Debates about outdoor cat policy are rarely productive and are often confrontational. This is in part because there are no broadly-accepted or objective criteria for estimating cat population size or evaluating the impacts of population management efforts. Wildlife scientists have developed tools and approaches that are suitable for these applications, but they need to be adapted for use in studying cats, validated, and streamlined to allow their routine use by groups interested in achieving better cat population management outcomes.
The DC Cat Count is a unique and ambitious three-year project that brings together a diverse group of experts and organizations to pursue these goals in Washington, DC In addition, this project will serve as a highly visible example of constructive collaboration between animal welfare organizations, wildlife scientists, academic institutions, and citizens who wish to cooperatively pursue common goals for cats and wildlife rather than engage in conflict.
Join us in our camera trapping effort by placing a camera on your property.
The DC Cat Count project recognizes that, although outdoor cats are the focus of current controversies, the cat population in any area is actually an interconnected and dynamic network comprised of unowned cats living outdoors, owned cats who may live either indoors or outdoors, and shelter cats who often move into or out of the other population segments. Therefore, the project is composed of several distinct, but complementary, components designed to characterize all of these population segments and how they interact with one another.
A state-of-the-art camera trapping effort to obtain the best possible estimate the size of the outdoor cat population in Washington, DC.
The use of household surveys to estimate the size of the owned cat population and to determine how much time owned cats spend outdoors versus indoors.

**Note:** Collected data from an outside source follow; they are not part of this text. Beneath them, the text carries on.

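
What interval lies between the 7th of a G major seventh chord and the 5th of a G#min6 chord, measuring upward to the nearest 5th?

G major seventh has F# as its 7th, and G#min6 has D# as its 5th.
Counting 6 letters and 9 half steps from F# gives a major sixth.

M6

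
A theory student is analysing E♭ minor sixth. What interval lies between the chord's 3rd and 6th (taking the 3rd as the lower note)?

Spelling the chord: E♭-G♭-B♭-C.
The 3rd is G♭ and the 6th is C.
G♭ up to C is 6 semitones, a half step wider than a perfect fourth, so the interval is augmented.

augmented fourth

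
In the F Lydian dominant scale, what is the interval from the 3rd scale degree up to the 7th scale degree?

F lydian dominant: F G A B C D Eb.
That puts A below Eb.
5 letter names make it a fifth; at 6 semitones (a half step narrower than perfect) the quality is diminished.

diminished fifth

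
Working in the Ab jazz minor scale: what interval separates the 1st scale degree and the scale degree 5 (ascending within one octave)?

perfect 5th

Spelling the Ab jazz minor scale: Ab Bb Cb Db Eb F G.
The 1st scale degree is Ab and the 5th degree is Eb.
Counting 5 letters and 7 half steps from Ab gives a perfect fifth.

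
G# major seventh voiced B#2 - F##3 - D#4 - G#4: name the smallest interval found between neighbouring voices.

Adjacent intervals: B#2→F##3 = perfect fifth; F##3→D#4 = minor sixth; D#4→G#4 = perfect fourth.
The smallest is D#4 to G#4, a perfect fourth (5 semitones).

perfect 4th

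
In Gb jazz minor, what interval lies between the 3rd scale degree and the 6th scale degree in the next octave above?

augmented 11th

Spelling Gb jazz minor: Gb Ab Bbb Cb Db Eb F.
3rd scale degree = Bbb; 6th degree (up an octave) = Eb.
Bbb up to Eb is 18 semitones, a half step wider than a perfect eleventh, so the interval is augmented.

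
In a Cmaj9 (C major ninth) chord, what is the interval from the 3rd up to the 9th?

minor seventh

C major ninth: C E G B D.
So we need the interval from E up to D.
7 letter names make it a seventh; at 10 semitones (a half step narrower than major) the quality is minor.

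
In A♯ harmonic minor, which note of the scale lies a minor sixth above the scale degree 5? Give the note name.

C#

The scale is A♯ B♯ C♯ D♯ E♯ F♯ G𝄪.
The scale degree 5 is E♯; a minor sixth above that is C♯ — scale degree 3.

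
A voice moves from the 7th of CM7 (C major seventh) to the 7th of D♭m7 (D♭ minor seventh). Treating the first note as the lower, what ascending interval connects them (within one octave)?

CM7 (C major seventh) has B as its 7th, and D♭m7 (D♭ minor seventh) has C♭ as its 7th.
2 letter names make it a second; at 0 semitones (a whole step narrower than major) the quality is diminished.

d2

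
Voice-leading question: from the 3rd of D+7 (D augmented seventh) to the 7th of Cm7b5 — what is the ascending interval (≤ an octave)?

D+7 (D augmented seventh) has F♯ as its 3rd, and Cm7b5 has B♭ as its 7th.
4 letter names make it a fourth; at 4 semitones (a half step narrower than perfect) the quality is diminished.

diminished fourth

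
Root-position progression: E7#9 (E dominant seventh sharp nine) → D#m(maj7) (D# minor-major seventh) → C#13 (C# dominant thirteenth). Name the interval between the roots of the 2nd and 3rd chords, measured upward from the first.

minor 7th

The roots are D# and C#.
7 letter names make it a seventh; at 10 semitones (a half step narrower than major) the quality is minor.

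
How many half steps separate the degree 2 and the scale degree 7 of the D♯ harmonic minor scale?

The scale is D♯ E♯ F♯ G♯ A♯ B C𝄪.
E♯ up to C𝄪 is a major sixth — 9 semitones.

9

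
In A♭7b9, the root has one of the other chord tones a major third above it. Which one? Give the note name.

C

Spelling the chord: A♭ C E♭ G♭ B𝄫.
The root is A♭. A major third above A♭ is C.
C is the chord's 3rd.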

An analysis of the shelter cat population, including all intake and outflow rates.
A count of outdoor cats using simple transect surveys and colony inventories, and a comparison of these results with the outdoor cat estimates obtained using more intensive camera trapping.

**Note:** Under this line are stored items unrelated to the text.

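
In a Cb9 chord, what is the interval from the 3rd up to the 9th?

Cb9 is spelled Cb–Eb–Gb–Bbb–Db.
So we need the interval from Eb up to Db.
From Eb to Db: 10 semitones over a seventh = minor.

m7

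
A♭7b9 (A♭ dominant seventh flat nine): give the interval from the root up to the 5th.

A♭7b9: A♭, C, E♭, G♭, B𝄫.
That puts A♭ below E♭.
Counting 5 letters and 7 half steps from A♭ gives a perfect fifth.

perfect fifth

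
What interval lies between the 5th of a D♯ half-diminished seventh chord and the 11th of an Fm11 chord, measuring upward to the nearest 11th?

D♯ half-diminished seventh has A as its 5th, and Fm11 has B♭ as its 11th.
A up to B♭ is 1 semitone, a half step narrower than a major second, so the interval is minor.

m2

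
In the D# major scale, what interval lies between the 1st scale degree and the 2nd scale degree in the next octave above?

D# major: D# E# F## G# A# B# C##.
The 1st scale degree is D# and the scale degree 2 (up an octave) is E#.
D# up to E# spans 9 letter names and 14 semitones — a major ninth.

major ninth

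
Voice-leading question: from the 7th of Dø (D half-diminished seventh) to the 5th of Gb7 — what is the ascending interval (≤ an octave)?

The 7th of Dø (D half-diminished seventh) is C; the 5th of Gb7 is Db.
From C to Db: 1 semitone over a second = minor.

minor second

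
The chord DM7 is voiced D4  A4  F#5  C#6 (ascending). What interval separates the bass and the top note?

major 14th

The outer voices are D4 and C#6.
From D to C# is 23 semitones, exactly the major fourteenth.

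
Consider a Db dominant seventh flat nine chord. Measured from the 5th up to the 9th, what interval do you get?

Spelling the chord: Db, F, Ab, Cb, Ebb.
That puts Ab below Ebb.
From Ab to Ebb: 6 semitones over a fifth = diminished.

diminished 5th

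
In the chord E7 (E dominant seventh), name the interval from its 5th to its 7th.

minor third

E dominant seventh: E-G♯-B-D.
So we need the interval from B up to D.
From B to D: 3 semitones over a third = minor.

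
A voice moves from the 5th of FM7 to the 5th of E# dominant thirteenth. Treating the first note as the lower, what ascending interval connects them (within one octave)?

augmented 7th

FM7 has C as its 5th, and E# dominant thirteenth has B# as its 5th.
C up to B# is 12 semitones, a half step wider than a major seventh, so the interval is augmented.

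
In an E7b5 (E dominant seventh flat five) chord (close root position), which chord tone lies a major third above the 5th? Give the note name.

E7b5 (E dominant seventh flat five) is spelled E G# Bb D.
The 5th is Bb. A major third above Bb is D.
D is the chord's 7th.

D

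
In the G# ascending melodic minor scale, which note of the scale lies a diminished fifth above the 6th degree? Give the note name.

The scale is G# A# B C# D# E# F##.
The 6th degree is E#; a diminished fifth above that is B — scale degree 3.

B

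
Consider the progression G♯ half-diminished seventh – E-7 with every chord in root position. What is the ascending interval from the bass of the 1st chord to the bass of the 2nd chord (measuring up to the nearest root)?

The roots are G♯ and E.
6 letter names make it a sixth; at 8 semitones (a half step narrower than major) the quality is minor.

minor 6th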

The creation of a statistical model that describes the interactions between cat population segments and helps to identify the most effective intervention points and population management strategies.
The development, testing, and validation of a set of practical and informative tools, protocols, and guidelines that can help other organizations’ “count cats” and improve their mission effectiveness.
At the conclusion of this project in June 2021 (est.), we will have estimated the number of all cats within Washington, DC and illustrated how cat population segments interact. Furthermore, we will have developed logistically feasible and scientifically sound tools and protocols that can be used by a wide variety of animal welfare or municipal organizations to facilitate data-driven cat population management. As a result, we anticipate that cat population management efforts will be more effective, that discussions about cat policy will be more productive, and that cats and wildlife will both ultimately benefit from these improvements.